Bitcoin is not a big tent.
I find that to be historically and factually incorrect. Here's the famous post by Hal Finney from 2010:
Actually there is a very good reason for Bitcoin-backed banks to exist, issuing their own digital cash currency, redeemable for bitcoins. Bitcoin itself cannot scale to have every single financial transaction in the world be broadcast to everyone and included in the block chain. There needs to be a secondary level of payment systems which is lighter weight and more efficient. Likewise, the time needed for Bitcoin transactions to finalize will be impractical for medium to large value purchases.
Bitcoin backed banks will solve these problems. They can work like banks did before nationalization of currency. Different banks can have different policies, some more aggressive, some more conservative. Some would be fractional reserve while others may be 100% Bitcoin backed. Interest rates may vary. Cash from some banks may trade at a discount to that from others.
George Selgin has worked out the theory of competitive free banking in detail, and he argues that such a system would be stable, inflation resistant and self-regulating.

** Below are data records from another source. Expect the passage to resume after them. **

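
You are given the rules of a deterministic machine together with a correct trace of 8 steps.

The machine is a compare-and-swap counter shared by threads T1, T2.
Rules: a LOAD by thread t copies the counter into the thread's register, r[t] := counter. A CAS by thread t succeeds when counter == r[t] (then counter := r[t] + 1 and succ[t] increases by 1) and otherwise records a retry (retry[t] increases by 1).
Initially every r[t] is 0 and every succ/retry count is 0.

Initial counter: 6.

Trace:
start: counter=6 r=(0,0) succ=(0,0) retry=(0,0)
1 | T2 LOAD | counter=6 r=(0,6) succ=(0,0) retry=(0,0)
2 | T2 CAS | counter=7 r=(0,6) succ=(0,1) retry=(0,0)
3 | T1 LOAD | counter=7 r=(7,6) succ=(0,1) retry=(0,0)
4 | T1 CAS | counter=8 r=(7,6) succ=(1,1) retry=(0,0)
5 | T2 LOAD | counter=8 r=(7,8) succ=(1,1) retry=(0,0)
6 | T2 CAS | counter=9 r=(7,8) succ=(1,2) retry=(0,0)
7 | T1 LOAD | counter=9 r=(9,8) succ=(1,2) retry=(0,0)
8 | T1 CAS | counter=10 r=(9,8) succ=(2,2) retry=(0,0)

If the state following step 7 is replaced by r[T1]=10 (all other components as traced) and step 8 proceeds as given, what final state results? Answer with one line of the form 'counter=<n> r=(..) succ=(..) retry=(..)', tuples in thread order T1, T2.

state after step 7 := counter=9 r=(10,8) succ=(1,2) retry=(0,0)
8 | T1 CAS | counter=9 r=(10,8) succ=(1,2) retry=(1,0)

counter=9 r=(10,8) succ=(1,2) retry=(1,0)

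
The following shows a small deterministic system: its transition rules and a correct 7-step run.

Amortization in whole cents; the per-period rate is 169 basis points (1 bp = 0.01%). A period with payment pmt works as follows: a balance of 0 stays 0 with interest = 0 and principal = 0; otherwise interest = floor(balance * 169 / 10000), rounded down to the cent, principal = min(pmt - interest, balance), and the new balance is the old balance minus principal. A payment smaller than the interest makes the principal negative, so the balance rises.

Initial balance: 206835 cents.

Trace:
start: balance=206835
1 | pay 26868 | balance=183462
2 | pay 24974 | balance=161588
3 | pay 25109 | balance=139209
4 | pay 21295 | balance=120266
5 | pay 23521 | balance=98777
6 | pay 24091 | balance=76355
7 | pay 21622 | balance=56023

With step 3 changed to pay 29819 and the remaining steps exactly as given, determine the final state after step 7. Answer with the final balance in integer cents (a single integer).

(re-executing from step 3 with the substitution; state before step 3: balance=161588)
3 | pay 29819 | balance=134499
4 | pay 21295 | balance=115477
5 | pay 23521 | balance=93907
6 | pay 24091 | balance=71403
7 | pay 21622 | balance=50987

50987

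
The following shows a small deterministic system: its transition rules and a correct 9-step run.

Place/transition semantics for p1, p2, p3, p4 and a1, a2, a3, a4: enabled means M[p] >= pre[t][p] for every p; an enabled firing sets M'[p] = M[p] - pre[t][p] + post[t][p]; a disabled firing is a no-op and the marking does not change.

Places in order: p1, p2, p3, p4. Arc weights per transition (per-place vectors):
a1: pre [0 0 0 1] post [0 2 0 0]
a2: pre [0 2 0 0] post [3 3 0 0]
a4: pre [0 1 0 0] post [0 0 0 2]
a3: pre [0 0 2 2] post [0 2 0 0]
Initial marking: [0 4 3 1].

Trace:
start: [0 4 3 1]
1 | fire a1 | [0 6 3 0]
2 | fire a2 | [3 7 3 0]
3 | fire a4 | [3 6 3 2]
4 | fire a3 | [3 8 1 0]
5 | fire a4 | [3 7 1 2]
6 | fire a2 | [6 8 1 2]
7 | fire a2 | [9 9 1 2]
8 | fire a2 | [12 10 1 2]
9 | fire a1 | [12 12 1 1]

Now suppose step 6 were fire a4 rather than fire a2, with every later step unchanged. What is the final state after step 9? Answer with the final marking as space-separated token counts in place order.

9 10 1 3

(re-executing from step 6 with the substitution; state before step 6: [3 7 1 2])
6 | fire a4 | [3 6 1 4]
7 | fire a2 | [6 7 1 4]
8 | fire a2 | [9 8 1 4]
9 | fire a1 | [9 10 1 3]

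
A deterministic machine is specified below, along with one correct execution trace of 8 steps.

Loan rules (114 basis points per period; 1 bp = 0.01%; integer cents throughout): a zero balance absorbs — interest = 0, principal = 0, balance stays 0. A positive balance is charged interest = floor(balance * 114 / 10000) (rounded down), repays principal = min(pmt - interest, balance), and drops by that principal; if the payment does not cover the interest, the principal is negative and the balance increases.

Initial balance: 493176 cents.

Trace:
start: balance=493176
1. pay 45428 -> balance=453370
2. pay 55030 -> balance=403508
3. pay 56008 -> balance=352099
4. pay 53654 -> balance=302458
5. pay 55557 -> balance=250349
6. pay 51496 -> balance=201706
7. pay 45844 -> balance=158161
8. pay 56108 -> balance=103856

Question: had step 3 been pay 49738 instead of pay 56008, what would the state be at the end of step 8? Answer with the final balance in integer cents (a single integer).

110492

(re-executing from step 3 with the substitution; state before step 3: balance=403508)
3. pay 49738 -> balance=358369
4. pay 53654 -> balance=308800
5. pay 55557 -> balance=256763
6. pay 51496 -> balance=208194
7. pay 45844 -> balance=164723
8. pay 56108 -> balance=110492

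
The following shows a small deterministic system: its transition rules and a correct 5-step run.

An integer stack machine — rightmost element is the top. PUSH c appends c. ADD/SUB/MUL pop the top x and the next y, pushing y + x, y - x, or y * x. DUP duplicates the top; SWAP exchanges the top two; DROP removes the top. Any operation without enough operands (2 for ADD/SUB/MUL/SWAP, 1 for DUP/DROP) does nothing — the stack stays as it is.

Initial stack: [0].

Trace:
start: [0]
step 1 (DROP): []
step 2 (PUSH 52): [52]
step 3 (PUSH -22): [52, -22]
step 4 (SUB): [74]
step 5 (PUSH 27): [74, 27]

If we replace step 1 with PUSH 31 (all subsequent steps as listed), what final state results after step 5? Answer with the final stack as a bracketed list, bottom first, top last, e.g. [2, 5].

[0, 31, 74, 27]

(re-executing from step 1 with the substitution; state before step 1: [0])
step 1 (PUSH 31): [0, 31]
step 2 (PUSH 52): [0, 31, 52]
step 3 (PUSH -22): [0, 31, 52, -22]
step 4 (SUB): [0, 31, 74]
step 5 (PUSH 27): [0, 31, 74, 27]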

I believe this will be the ultimate fate of Bitcoin, to be the "high-powered money" that serves as a reserve currency for banks that issue their own digital cash. Most Bitcoin transactions will occur between banks, to settle net transfers. Bitcoin transactions by private individuals will be as rare as... well, as Bitcoin based purchases are today.
using Bitcoin in a non-sovereign way makes little sense if you aren't ideological. It is Paypal with the Bitcoin logo slapped on it, but with the benefits of neither.
Indeed, once you have a Bitcoin-denominated L2 you start wondering about a USD-denominated one:
  • Lightning Labs came up with Taproot assets specifically to transfer stablecoins over LN
  • Liquid has USDT and there's a service to publish transactions and pay fees in USDT for those users that want to have exactly 0 sats
  • Fedi already has a Stablesats module to mint USD-denominated ecash
  • callebtc demo'd a USD-denominated cashu mint
But I don't think it's fair comparing all of that to Paypal. Ecash will at least give you some privacy.
receiver privacy is just bad. Monero stealth addresses make it so any Monero user could have been the receiver. LN amount probing is a well known attack.
OK, I agree that for someone who wants both receiver privacy and sovereignty Monero is a great choice. But I'd advice swapping that Monero for Bitcoin once received. Moneyness requires big tent approach.